A six-year-old Linux kernel mailing list discussion has been reignited over the prospect of converting the Linux kernel to support modern C++ code. The existing Linux kernel is mainly composed of C code and various hand-written assembly languages, and the work of supporting Rust in the Linux kernel is also increasing. While it's unclear whether there will be enough power to make this a reality, the Linux kernel community mailing list has restarted discussions on the possibility of converting Linux kernel C code to C++ in the future.

As early as April 1, 2018, Red Hat engineer David Howells proposed a set of 45 patches to begin converting the kernel to C++. This will allow the mainline kernel to use inline template functions, inline overloaded functions, class inheritance, and other features not currently supported by the Linux kernel's C code. It was difficult to have a serious discussion that day, and ultimately the patches sat on the Linux kernel mailing list for six years without much discussion.

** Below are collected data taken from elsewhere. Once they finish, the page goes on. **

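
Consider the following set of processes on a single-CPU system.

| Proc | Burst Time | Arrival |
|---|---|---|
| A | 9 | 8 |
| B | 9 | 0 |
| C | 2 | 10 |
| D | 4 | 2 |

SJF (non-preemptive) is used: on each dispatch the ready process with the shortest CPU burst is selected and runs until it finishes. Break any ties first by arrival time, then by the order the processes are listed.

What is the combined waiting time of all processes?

17

Timeline: | B 0-9 | D 9-13 | C 13-15 | A 15-24 |
Completion: A=24  B=9  C=15  D=13
Turnaround (C−A): A=16  B=9  C=5  D=11
Waiting = turnaround − burst: A=7, B=0, C=3, D=7
Total waiting = 7 + 0 + 3 + 7 = 17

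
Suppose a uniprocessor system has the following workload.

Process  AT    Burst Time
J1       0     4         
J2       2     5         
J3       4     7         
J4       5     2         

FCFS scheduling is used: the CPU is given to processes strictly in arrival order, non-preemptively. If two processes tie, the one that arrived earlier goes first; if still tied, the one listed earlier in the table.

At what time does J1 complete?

Timeline: | J1 0-4 | J2 4-9 | J3 9-16 | J4 16-18 |
Completion: J1=4  J2=9  J3=16  J4=18

4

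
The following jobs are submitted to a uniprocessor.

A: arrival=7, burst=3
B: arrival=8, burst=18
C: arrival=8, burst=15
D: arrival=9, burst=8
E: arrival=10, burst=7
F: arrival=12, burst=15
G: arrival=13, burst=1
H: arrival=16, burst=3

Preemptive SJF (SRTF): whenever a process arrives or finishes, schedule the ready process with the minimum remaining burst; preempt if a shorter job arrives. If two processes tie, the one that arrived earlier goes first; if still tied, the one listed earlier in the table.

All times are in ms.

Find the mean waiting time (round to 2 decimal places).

Timeline: | idle 0-7 | A 7-10 | E 10-13 | G 13-14 | E 14-18 | H 18-21 | D 21-29 | C 29-44 | F 44-59 | B 59-77 |
Completion: A=10  B=77  C=44  D=29  E=18  F=59  G=14  H=21
Waiting times: A=0, B=51, C=21, D=12, E=1, F=32, G=0, H=2
Average waiting = (0+51+21+12+1+32+0+2) / 8 = 119/8 = 14.88

14.88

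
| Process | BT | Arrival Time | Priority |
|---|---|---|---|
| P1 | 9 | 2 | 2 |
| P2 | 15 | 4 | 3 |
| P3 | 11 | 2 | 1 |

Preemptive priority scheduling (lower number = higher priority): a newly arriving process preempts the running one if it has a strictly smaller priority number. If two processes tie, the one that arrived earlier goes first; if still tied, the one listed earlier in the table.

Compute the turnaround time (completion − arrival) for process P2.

33

Timeline: | idle 0-2 | P3 2-13 | P1 13-22 | P2 22-37 |
Completion: P1=22  P2=37  P3=13
Turnaround (C−A): P1=20  P2=33  P3=11
Turnaround(P2) = completion − arrival = 37 − 4 = 33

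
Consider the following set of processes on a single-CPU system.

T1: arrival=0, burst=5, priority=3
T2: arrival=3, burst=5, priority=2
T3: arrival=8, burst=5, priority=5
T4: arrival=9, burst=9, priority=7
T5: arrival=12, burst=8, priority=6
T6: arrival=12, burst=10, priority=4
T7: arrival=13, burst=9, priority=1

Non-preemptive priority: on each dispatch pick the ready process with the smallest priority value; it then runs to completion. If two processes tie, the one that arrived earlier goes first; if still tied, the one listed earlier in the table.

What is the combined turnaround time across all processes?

124

Gantt: | T1 0-5 | T2 5-10 | T3 10-15 | T7 15-24 | T6 24-34 | T5 34-42 | T4 42-51 |
Completion: T1=5  T2=10  T3=15  T4=51  T5=42  T6=34  T7=24
Turnaround (C−A): T1=5  T2=7  T3=7  T4=42  T5=30  T6=22  T7=11
Turnaround = completion − arrival: T1=5, T2=7, T3=7, T4=42, T5=30, T6=22, T7=11
Total turnaround = 5 + 7 + 7 + 42 + 30 + 22 + 11 = 124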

But yesterday, long-time Linux developer H. Peter Anvin responded to the kernel mailing list topic. Anvin wrote a lengthy LKML post laying out his reasoning around why C++ for the Linux kernel might finally be the right time:

"Andrew Pinski recently became aware of this topic. I understand it was posted on April 1, 2018 and was either a joke or could have been taken as a joke. However, I think it has merit and I will try to inspire my perspective here."

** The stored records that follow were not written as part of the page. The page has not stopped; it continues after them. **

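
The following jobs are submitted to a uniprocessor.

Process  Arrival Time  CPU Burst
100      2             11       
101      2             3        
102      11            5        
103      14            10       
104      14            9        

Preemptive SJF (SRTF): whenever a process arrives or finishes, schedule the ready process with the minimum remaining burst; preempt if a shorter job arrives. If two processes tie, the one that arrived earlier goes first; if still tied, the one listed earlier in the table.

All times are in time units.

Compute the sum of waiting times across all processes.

31

Timeline: | idle 0-2 | 101 2-5 | 100 5-16 | 102 16-21 | 104 21-30 | 103 30-40 |
Completion: 100=16  101=5  102=21  103=40  104=30
Waiting = turnaround − burst: 100=3, 101=0, 102=5, 103=16, 104=7
Total waiting = 3 + 0 + 5 + 16 + 7 = 31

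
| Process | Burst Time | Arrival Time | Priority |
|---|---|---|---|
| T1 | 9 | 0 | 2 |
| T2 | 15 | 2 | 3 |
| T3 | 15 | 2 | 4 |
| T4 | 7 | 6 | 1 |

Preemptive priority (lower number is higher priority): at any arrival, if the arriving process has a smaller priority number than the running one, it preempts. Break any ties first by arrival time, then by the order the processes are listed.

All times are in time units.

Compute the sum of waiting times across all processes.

Gantt: | T1 0-6 | T4 6-13 | T1 13-16 | T2 16-31 | T3 31-46 |
Completion: T1=16  T2=31  T3=46  T4=13
Waiting = turnaround − burst: T1=7, T2=14, T3=29, T4=0
Total waiting = 7 + 14 + 29 + 0 = 50

50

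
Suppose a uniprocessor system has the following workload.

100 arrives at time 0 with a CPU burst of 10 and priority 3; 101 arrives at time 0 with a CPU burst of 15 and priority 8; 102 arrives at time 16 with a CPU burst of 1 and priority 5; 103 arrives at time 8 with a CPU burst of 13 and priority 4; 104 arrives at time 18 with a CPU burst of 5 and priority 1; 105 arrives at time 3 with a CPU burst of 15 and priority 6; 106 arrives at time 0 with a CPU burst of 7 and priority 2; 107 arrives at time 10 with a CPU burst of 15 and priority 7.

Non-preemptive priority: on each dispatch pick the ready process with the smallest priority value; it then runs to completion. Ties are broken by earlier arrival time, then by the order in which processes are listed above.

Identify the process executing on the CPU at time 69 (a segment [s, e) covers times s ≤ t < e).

Schedule: | 106 0-7 | 100 7-17 | 103 17-30 | 104 30-35 | 102 35-36 | 105 36-51 | 107 51-66 | 101 66-81 |
Completion: 100=17  101=81  102=36  103=30  104=35  105=51  106=7  107=66
Turnaround (C−A): 100=17  101=81  102=20  103=22  104=17  105=48  106=7  107=56

101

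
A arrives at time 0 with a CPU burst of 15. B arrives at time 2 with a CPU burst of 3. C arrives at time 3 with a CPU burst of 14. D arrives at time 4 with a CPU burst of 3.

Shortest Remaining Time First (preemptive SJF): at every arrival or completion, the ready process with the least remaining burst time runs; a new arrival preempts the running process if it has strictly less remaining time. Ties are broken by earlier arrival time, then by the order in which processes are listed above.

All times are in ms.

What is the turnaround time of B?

3

Gantt: | A 0-2 | B 2-5 | D 5-8 | A 8-21 | C 21-35 |
Completion: A=21  B=5  C=35  D=8
Turnaround(B) = completion − arrival = 5 − 2 = 3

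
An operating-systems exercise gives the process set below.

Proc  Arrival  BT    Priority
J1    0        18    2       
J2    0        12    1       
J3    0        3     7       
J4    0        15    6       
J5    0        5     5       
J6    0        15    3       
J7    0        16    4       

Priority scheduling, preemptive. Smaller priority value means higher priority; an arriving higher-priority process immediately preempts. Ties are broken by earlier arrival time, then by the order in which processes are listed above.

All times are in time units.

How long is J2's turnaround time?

Gantt: | J2 0-12 | J1 12-30 | J6 30-45 | J7 45-61 | J5 61-66 | J4 66-81 | J3 81-84 |
Completion: J1=30  J2=12  J3=84  J4=81  J5=66  J6=45  J7=61
Turnaround(J2) = completion − arrival = 12 − 0 = 12

12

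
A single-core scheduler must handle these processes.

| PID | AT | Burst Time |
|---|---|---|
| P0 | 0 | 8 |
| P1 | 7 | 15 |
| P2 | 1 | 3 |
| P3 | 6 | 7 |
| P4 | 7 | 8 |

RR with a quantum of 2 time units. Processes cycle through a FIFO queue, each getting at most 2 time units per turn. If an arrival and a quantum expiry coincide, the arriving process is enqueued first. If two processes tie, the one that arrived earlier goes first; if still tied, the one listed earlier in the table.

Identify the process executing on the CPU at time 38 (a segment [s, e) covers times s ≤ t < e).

Timeline: | P0 0-2 | P2 2-4 | P0 4-6 | P2 6-7 | P3 7-9 | P0 9-11 | P1 11-13 | P4 13-15 | P3 15-17 | P0 17-19 | P1 19-21 | P4 21-23 | P3 23-25 | P1 25-27 | P4 27-29 | P3 29-30 | P1 30-32 | P4 32-34 | P1 34-41 |
Completion: P0=19  P1=41  P2=7  P3=30  P4=34
Turnaround (C−A): P0=19  P1=34  P2=6  P3=24  P4=27

P1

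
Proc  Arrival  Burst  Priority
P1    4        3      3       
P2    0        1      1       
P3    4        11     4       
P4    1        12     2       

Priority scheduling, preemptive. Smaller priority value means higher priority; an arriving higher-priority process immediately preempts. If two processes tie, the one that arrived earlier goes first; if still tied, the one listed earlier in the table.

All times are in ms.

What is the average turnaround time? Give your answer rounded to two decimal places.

12.00

Schedule: | P2 0-1 | P4 1-13 | P1 13-16 | P3 16-27 |
Completion: P1=16  P2=1  P3=27  P4=13
Turnaround times: P1=12, P2=1, P3=23, P4=12
Average turnaround = (12+1+23+12) / 4 = 48/4 = 12.00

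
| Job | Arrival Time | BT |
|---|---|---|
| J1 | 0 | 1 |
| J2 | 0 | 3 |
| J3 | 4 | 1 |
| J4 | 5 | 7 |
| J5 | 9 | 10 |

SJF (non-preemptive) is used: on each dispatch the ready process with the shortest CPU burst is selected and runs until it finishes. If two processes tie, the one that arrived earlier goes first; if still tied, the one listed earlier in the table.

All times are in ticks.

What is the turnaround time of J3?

1

Schedule: | J1 0-1 | J2 1-4 | J3 4-5 | J4 5-12 | J5 12-22 |
Completion: J1=1  J2=4  J3=5  J4=12  J5=22
Turnaround(J3) = completion − arrival = 5 − 4 = 1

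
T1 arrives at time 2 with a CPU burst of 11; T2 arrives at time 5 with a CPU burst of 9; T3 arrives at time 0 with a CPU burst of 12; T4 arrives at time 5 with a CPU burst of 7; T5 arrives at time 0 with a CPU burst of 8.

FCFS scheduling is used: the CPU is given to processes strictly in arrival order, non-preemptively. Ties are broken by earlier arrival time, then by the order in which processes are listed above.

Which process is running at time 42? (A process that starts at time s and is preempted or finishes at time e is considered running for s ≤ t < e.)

Gantt: | T3 0-12 | T5 12-20 | T1 20-31 | T2 31-40 | T4 40-47 |
Completion: T1=31  T2=40  T3=12  T4=47  T5=20

T4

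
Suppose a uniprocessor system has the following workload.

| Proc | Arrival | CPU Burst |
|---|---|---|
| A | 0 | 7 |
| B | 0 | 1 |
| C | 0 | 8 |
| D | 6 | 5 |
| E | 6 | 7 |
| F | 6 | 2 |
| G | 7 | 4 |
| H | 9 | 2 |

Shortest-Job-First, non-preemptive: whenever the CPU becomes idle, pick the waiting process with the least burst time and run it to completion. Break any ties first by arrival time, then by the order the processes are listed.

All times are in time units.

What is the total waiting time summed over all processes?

Schedule: | B 0-1 | A 1-8 | F 8-10 | H 10-12 | G 12-16 | D 16-21 | E 21-28 | C 28-36 |
Completion: A=8  B=1  C=36  D=21  E=28  F=10  G=16  H=12
Waiting = turnaround − burst: A=1, B=0, C=28, D=10, E=15, F=2, G=5, H=1
Total waiting = 1 + 0 + 28 + 10 + 15 + 2 + 5 + 1 = 62

62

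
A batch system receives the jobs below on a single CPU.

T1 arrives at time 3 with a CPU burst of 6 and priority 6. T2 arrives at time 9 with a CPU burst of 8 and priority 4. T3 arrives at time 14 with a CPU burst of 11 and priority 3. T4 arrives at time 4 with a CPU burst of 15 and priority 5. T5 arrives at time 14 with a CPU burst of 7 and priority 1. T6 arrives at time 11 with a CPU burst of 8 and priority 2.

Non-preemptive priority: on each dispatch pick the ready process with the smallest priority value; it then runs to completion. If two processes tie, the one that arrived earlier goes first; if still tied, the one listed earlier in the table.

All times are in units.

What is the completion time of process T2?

17

Schedule: | idle 0-3 | T1 3-9 | T2 9-17 | T5 17-24 | T6 24-32 | T3 32-43 | T4 43-58 |
Completion: T1=9  T2=17  T3=43  T4=58  T5=24  T6=32
Turnaround (C−A): T1=6  T2=8  T3=29  T4=54  T5=10  T6=21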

Both C and C++ have come a long way since 1999, and in fact, in my personal opinion, C++ has finally "grown up" and is a better C language for embedded programming embodied in the operating system kernel. I say this as the author of numerous macro and inline assembly hacks in the kernel.

The real reason I say this is that many of the recent requests we've made for gcc extensions are actually very easy to implement in standard C++, and in many cases improve the infrastructure without modifying global code.

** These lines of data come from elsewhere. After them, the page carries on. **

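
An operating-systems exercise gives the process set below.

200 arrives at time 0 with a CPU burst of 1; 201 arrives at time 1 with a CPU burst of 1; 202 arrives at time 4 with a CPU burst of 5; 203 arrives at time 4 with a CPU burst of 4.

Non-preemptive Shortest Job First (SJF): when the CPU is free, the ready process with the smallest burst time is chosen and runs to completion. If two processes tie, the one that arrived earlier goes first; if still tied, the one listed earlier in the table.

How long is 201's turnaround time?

Gantt: | 200 0-1 | 201 1-2 | idle 2-4 | 203 4-8 | 202 8-13 |
Completion: 200=1  201=2  202=13  203=8
Turnaround (C−A): 200=1  201=1  202=9  203=4
Turnaround(201) = completion − arrival = 2 − 1 = 1

1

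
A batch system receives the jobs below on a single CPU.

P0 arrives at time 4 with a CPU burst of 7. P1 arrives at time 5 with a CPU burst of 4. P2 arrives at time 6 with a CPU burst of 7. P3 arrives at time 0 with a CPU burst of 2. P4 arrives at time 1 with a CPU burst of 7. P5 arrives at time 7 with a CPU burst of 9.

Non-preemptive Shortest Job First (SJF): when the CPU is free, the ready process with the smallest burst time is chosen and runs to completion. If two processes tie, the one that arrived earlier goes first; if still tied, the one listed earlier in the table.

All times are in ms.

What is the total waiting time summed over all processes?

48

Schedule: | P3 0-2 | P4 2-9 | P1 9-13 | P0 13-20 | P2 20-27 | P5 27-36 |
Completion: P0=20  P1=13  P2=27  P3=2  P4=9  P5=36
Waiting = turnaround − burst: P0=9, P1=4, P2=14, P3=0, P4=1, P5=20
Total waiting = 9 + 4 + 14 + 0 + 1 + 20 = 48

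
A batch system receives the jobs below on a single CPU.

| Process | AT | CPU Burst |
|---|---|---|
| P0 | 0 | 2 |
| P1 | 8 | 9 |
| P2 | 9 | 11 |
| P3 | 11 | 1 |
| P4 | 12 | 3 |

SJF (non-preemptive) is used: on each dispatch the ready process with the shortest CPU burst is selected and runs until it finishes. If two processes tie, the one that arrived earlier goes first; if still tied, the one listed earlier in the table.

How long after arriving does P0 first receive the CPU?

Timeline: | P0 0-2 | idle 2-8 | P1 8-17 | P3 17-18 | P4 18-21 | P2 21-32 |
Completion: P0=2  P1=17  P2=32  P3=18  P4=21
Response(P0) = first start − arrival = 0 − 0 = 0

0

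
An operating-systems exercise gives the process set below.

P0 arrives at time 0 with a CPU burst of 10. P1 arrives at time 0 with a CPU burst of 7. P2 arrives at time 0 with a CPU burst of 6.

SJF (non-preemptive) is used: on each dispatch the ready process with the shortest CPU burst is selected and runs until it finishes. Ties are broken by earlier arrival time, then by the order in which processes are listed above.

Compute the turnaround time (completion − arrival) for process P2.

Gantt: | P2 0-6 | P1 6-13 | P0 13-23 |
Completion: P0=23  P1=13  P2=6
Turnaround (C−A): P0=23  P1=13  P2=6
Turnaround(P2) = completion − arrival = 6 − 0 = 6

6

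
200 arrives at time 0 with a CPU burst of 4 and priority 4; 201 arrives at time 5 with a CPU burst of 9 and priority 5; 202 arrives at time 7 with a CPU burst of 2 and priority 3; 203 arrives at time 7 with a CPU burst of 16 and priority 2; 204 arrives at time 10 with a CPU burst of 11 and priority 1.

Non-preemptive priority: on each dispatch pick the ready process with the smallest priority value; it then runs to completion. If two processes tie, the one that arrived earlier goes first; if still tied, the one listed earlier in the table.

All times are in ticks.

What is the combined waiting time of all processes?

56

Timeline: | 200 0-4 | idle 4-5 | 201 5-14 | 204 14-25 | 203 25-41 | 202 41-43 |
Completion: 200=4  201=14  202=43  203=41  204=25
Turnaround (C−A): 200=4  201=9  202=36  203=34  204=15
Waiting = turnaround − burst: 200=0, 201=0, 202=34, 203=18, 204=4
Total waiting = 0 + 0 + 34 + 18 + 4 = 56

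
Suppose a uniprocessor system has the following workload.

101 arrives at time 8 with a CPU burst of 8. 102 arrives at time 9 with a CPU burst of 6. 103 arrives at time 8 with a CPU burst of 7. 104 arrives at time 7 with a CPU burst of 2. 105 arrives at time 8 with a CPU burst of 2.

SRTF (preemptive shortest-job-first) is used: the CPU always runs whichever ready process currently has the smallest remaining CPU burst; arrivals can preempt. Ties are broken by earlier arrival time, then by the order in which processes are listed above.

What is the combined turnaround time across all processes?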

In my opinion, C++14 is the "minimum" version with reasonable metaprogramming support. It has most of the metaprogramming support without the type hell of earlier versions (C++11 has most of the metaprogramming support, but C++14 fills in some key gaps).

In my opinion, C++20 is the real game-changer; while there are plenty of SFINAE hacks available for earlier versions, they also provide completely useless error messages. C++20 adds some concepts that make it possible to actually get reasonable error messages."

For those who might ask "rewrite C code in Rust!", Anvin proactively added in his message:

"Now, why not use Rust? First, Rust uses a different syntax (often gratuitous, in my opinion) that not only all kernel developers need to be very familiar with to get the same 'feel' as C, but converting C code to Rust is not a piecemeal thing that can be done piecemeal, while existing C code can be compiled to C++ with some cleanup."

SUSELans' Jiri Slaby expressed support for the Linux kernel's C++ initiative. David Howells of Red Hat, which originally released the kernel patch, also expressed support for this discussion.

We'll wait and see the outcome of the LKML discussions and whether there's finally enough momentum in 2024+ to support modern C++ code - or at least some defined subset of C++14~20 - in the Linux kernel. Linus Torvalds has been an ardent opponent of C++ in the past, but if he becomes more comfortable with the recent C++ standard, or if he still insists on using C to maintain the Linux kernel, then we can see if the tide finally turns.

It will not be until 2022 that the Linux kernel begins to move from C89 to C11. Especially if consensus is reached to allow a subset of C++14/C++20 programming in the kernel, it may still be some time before the basic compiler requirements are raised to allow for broader compiler support to be rolled out.